The 6-stage voice is more complex. Listening to a given waveform at the same rate, depth, and feedback in this mode can be like watching the rippling undulations on a creek versus observing rolling offshore swells. There's more color and complexity in the 6-stage modulations—at certain settings you might even perceive compound subdivisions within the overtones of a waveform. If you like to foreground your phaser in bold, weird style, the 6-stage voice delivers.
The 5-stage is the real revelation, and it does much to set the Sitek apart. This voicing is extra clear and smooth, perceptibly warmer, rounder, and more EQ-neutral, which means more of your guitar and amp voice shines through. It leaves ample room for dynamics, and bass notes in particular ring with detail. If you're a jazzist communicating complex chord voicings, a producer that likes to leave space and flexibility in a mix, or a fingerstyle technician that doesn't want to obscure rhythmic emphasis, I can't imagine a better range of textures than Phasia's 5-stage mode.
This open, agreeable nature— combined with flexible controls—make Phasia capable of subtle to mild-melting extremes.
Mutating the Classics
Phasia's basic controls—rate, depth, and feedback—all have expansive and useful range, from subtle to freakishly undulating. But the other controls contribute much to the whole once you master their sometimes elusive functionality.
The symmetry control, for instance, doesn't reveal its magic easily. It can be subtle, or just not jive with what you're trying to accomplish. But when you get the feedback, rate, and waveshape recipe just right, the Phasia can almost transcend phasing entirely. In the highest quarter of its range, the long-taper/short-rise settings can sound like soft, contoured delay echoes or even gentle envelope filter squawks. In the opposite direction, the long-rise/short-taper settings sound like a cross between a Vox Repeat Percussion's staccato tremolo pulses and a reverse reverb. Each of these settings can totally recast an otherwise mundane riff.
The waveform control is trickier to wrangle. The triangle wave is peakier and vowely. The sine wave is smoother but still very vocal. The hypertriangular setting, in general, has the most soft-edged modulations. But all these qualities can become more enhanced or mild depending on where you set the symmetry, depth, and feedback controls.
Sitek's Phasia is a joy to use. Not all of its virtues are immediately obvious. And some differences between waveshape and symmetry settings can be pretty hard to perceive at low depth and feedback settings.

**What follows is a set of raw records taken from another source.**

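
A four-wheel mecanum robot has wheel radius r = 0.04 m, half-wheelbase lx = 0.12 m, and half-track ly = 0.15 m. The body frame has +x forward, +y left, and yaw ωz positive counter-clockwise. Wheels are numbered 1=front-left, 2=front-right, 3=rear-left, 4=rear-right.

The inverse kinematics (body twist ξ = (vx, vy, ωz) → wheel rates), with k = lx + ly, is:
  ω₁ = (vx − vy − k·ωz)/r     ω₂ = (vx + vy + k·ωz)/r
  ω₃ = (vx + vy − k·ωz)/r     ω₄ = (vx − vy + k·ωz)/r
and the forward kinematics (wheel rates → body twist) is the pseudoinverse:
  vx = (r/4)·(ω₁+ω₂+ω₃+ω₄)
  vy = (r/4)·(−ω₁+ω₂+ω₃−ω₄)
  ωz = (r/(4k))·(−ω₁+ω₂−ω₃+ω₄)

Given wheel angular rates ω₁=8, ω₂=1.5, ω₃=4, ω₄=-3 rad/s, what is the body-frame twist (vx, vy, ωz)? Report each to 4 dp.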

But this subtle-to-robust wave-shaping power and the easy, intuitive means of accessing the breadth of those sounds makes Phasia a star. Between the mellowest and maddest extremes there are smooth, intoxicating rotary-style sounds, Uni-Vibe style undulations, and slow-cycling modulations that warp time while leaving room for overtones, pick detail, and other effects to breathe. At 250 bucks it's not an inexpensive solution, and before buying you should really make sure that the subtler corners of the Phasia's performance envelope are textures you'll really use. If you're the kind of player, arranger, or producer that likes to stack effects, or just likes the options that come from using a more spacious and versatile phaser, the Phasia is an elegant, unique, and capable modulation tool.